COMPOSITION DE LA COUR LORS DES DEBATS :
Madame MAUSSIRE, conseillère faisant fonction de présidente de chambre et Madame PILON, conseillère, ont entendu les plaidoiries, les parties ne s'y étant pas opposées. Elles en ont rendu compte à la cour lors de son délibéré.
COMPOSITION DE LA COUR LORS DU DELIBERE :
Madame Véronique MAUSSIRE, conseillère faisant fonction de présidente de chambre
Madame Florence MATHIEU, conseillère
Madame Sandrine PILON, conseillère
GREFFIER :
Madame Eva MARTYNIUK, greffière lors des débats et Madame Yelena MOHAMED-DALLAS, greffière lors du prononcé
DEBATS :
A l'audience publique du 02 mai 2023, où l'affaire a été mise en délibéré au 06 juin 2023,
ARRET :
Contradictoire, prononcé par mise à disposition au greffe le 06 juin 2023 et signé par Madame Véronique MAUSSIRE, conseillère faisant fonction de présidente de chambre , et Madame Yelena MOHAMED-DALLAS, greffier, auquel la minute a été remise par le magistrat signataire.
MM [J] et [H] [V] ont ouvert le 7 juin 2007 un compte dans les livres de la Caisse Régionale de Crédit Agricole Mutuel du Nord Est.
La société LCT Aménagement Intérieur dont ils étaient les cogérants a fait l'objet d'une immatriculation au registre du commerce et des sociétés de Sedan le 15 janvier 2008 avec un commencement d'activité au 10 août 2007.
La Caisse Régionale de Crédit Agricole Mutuel du Nord Est, ci-après dénommée CRCAM NE, a accordé à la société LCT Aménagement Intérieur, suivant acte sous sein privé du 29 mai 2012, un crédit global de trésorerie de 60 000 euros pour une durée indéterminée et à taux variable. Elle a obtenu concomitamment en garantie du remboursement de ce concours financier le cautionnement solidaire de Mrs [J] et [H] [V] à hauteur de 78 000 euros.
Par jugement du 21 juin 2018, le tribunal de commerce de Sedan a ouvert une procédure de redressement judiciaire à l'égard de la société LCT Aménagement Intérieur et désigné la SCP Chanel-Bayle en qualité d'administrateur judiciaire et la SELARL [U] [Z] en qualité de mandataire judiciaire.
La banque a déclaré sa créance entre les mains de ce dernier à concurrence de 67 235,18 euros à titre chirographaire.
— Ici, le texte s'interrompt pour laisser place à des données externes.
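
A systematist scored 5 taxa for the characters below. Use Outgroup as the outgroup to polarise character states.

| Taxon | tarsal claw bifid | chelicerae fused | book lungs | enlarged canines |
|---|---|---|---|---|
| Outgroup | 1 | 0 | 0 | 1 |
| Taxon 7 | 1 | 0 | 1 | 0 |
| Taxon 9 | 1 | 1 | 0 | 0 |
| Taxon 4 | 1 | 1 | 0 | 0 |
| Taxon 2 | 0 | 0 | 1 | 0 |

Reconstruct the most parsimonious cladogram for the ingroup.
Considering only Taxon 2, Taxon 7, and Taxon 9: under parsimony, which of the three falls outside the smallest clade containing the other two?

Taxon 9

Character polarity is set by the outgroup: the derived state is whichever differs from the outgroup's state, so for tarsal claw bifid, enlarged canines the derived state is '0', and for the remaining characters it is '1'.
tarsal claw bifid: derived state '0' in Taxon 2 only — an autapomorphy, so it tells us nothing about relationships among taxa.
chelicerae fused: derived state '1' in Taxon 4 and Taxon 9 only — synapomorphy for {Taxon 4, Taxon 9}.
book lungs: derived state '1' in Taxon 2 and Taxon 7 only — synapomorphy for {Taxon 2, Taxon 7}.
enlarged canines (derived state '0') is shared by all ingroup taxa — unites the whole ingroup.
Most parsimonious ingroup topology: ((Taxon 7,Taxon 2),(Taxon 9,Taxon 4)).
Taxon 2 and Taxon 7 share a more recent common ancestor with each other than either does with Taxon 9, so Taxon 9 is the least closely related of the three.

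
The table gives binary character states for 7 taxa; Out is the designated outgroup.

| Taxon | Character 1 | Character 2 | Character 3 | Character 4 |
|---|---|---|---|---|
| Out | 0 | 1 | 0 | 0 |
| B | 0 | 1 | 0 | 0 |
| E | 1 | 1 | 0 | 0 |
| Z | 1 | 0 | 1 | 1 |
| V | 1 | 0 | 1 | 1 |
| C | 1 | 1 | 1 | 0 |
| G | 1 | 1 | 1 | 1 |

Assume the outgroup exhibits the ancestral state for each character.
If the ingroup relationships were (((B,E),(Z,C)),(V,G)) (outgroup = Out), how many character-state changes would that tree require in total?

8

Map each character onto (((B,E),(Z,C)),(V,G)) (rooted by Out) and count the minimum state changes it requires (Fitch parsimony):
Character 1: 2; Character 2: 2; Character 3: 2; Character 4: 2.
Total tree length = 8.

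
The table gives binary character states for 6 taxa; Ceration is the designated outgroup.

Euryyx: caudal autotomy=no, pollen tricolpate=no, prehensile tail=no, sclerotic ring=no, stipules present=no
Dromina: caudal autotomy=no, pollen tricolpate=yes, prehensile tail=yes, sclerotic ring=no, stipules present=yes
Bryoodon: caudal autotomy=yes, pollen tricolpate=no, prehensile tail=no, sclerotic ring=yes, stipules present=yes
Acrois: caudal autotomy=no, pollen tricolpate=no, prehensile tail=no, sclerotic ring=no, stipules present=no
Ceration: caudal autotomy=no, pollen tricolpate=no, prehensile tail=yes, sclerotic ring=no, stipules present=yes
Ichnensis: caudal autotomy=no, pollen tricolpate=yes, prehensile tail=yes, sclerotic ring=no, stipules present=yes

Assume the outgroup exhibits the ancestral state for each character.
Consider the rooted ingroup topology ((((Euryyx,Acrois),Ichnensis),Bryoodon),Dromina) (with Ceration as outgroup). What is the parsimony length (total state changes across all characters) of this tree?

Map each character onto ((((Euryyx,Acrois),Ichnensis),Bryoodon),Dromina) (rooted by Ceration) and count the minimum state changes it requires (Fitch parsimony):
caudal autotomy: 1; pollen tricolpate: 2; prehensile tail: 2; sclerotic ring: 1; stipules present: 1.
Total tree length = 7.

7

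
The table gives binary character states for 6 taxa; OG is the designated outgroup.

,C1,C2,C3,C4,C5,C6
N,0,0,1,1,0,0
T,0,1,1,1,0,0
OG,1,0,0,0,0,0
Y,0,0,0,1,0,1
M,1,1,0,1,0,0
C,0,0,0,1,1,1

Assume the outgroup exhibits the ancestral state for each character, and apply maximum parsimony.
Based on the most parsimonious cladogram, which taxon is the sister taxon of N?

T

Character polarity is set by the outgroup: the derived state is whichever differs from the outgroup's state, so for C1 the derived state is '0', and for the remaining characters it is '1'.
C1 (derived state '0') is shared by C, N, T, and Y — a synapomorphy uniting that clade.
C2 (state '1') occurs in M and T but conflicts with the nesting implied by the other characters — most parsimoniously interpreted as homoplasy.
C3 (derived state '1') is shared by N and T — a synapomorphy uniting that clade.
C4 (derived state '1') is shared by all ingroup taxa — unites the whole ingroup.
C5 (derived state '1') is unique to C (autapomorphy; uninformative for grouping).
Only C and Y show the derived state '1' for C6, supporting them as a clade.
Most parsimonious ingroup topology: (M,((N,T),(Y,C))).
N and T form a cherry on this tree, so they are sister taxa.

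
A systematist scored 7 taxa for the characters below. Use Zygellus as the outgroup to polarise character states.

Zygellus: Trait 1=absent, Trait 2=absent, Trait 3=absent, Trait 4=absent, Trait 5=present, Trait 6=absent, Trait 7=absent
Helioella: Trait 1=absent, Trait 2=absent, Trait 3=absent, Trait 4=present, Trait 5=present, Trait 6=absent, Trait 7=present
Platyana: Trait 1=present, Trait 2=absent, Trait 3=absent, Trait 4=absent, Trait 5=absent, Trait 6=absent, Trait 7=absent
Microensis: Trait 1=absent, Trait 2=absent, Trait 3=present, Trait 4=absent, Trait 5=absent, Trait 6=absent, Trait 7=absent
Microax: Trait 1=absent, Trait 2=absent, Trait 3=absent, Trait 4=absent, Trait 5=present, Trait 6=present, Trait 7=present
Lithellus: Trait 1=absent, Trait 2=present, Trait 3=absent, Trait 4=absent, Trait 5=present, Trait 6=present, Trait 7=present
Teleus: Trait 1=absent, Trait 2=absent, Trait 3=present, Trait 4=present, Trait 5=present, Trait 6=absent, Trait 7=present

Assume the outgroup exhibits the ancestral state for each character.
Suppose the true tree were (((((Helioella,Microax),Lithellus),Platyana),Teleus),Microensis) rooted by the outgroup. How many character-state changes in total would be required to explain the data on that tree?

12

Map each character onto (((((Helioella,Microax),Lithellus),Platyana),Teleus),Microensis) (rooted by Zygellus) and count the minimum state changes it requires (Fitch parsimony):
Trait 1: 1; Trait 2: 1; Trait 3: 2; Trait 4: 2; Trait 5: 2; Trait 6: 2; Trait 7: 2.
Total tree length = 12.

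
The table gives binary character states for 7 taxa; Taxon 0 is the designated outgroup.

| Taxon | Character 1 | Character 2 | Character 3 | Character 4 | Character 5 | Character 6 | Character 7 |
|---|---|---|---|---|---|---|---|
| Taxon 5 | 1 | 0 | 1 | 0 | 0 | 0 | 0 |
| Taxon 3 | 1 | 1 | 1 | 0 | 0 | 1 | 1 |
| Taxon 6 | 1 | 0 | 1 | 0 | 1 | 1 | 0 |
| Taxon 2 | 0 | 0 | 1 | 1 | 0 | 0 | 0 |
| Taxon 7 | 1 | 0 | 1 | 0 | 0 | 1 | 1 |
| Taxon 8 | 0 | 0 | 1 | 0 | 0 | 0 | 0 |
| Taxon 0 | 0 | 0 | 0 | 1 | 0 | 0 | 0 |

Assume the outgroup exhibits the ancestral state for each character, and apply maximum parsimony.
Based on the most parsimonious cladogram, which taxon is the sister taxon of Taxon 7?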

Elle a mis en demeure les deux cautions solidaires d'avoir à régulariser la situation.
La procédure de redressement judiciaire de la société LCT Aménagement Intérieur a été convertie en liquidation judiciaire par jugement du tribunal de commerce de Sedan du 17 janvier 2019, Maître [Z] ayant été désigné en qualité de liquidateur judiciaire.
La banque a réitéré la mise en demeure des cautions le 25 janvier 2019 pour qu'elles lui versent sous quinzaine, la somme de 66 549,55 euros, outre intérêts, frais et accessoires jusqu'au règlement effectif. M. [H] [V] a pris attache avec l'établissement bancaire pour planifier des versements.
La créance de la CRCAM NE a été admise au passif de la liquidation judiciaire à concurrence de
67 235,18 euros à titre chirographaire par décision du juge commissaire du 28 mars 2019.
Le 2 décembre 2019, Maître [Z], ès-qualités, a notifié à la banque l'irrecouvrabilité totale et définitive de sa créance.
En exécution de l'accord conclu avec les cautions, ces dernières ont versé à la CRCAM NE la somme de 11 091,60 euros le 28 mars 2019 et la même somme le 21 mai 2019. La banque a de nouveau mis en demeure les cautions de s'exécuter, à concurrence de 44 365,35 euros, outre intérêts et frais.
La CRCAM NE, qui a par la suite titrisé sa créance au profit du Compartiment Crédinvest 2 du Fonds commun de titrisation de Crédinvest, a attrait le 12 novembre 2020 Mrs. [J] et [H] [V] devant le tribunal de commerce de Sedan aux fins de les voir condamner solidairement à lui payer la précédente somme avec intérêts contractuels à compter des mises en demeure du 18 août 2020.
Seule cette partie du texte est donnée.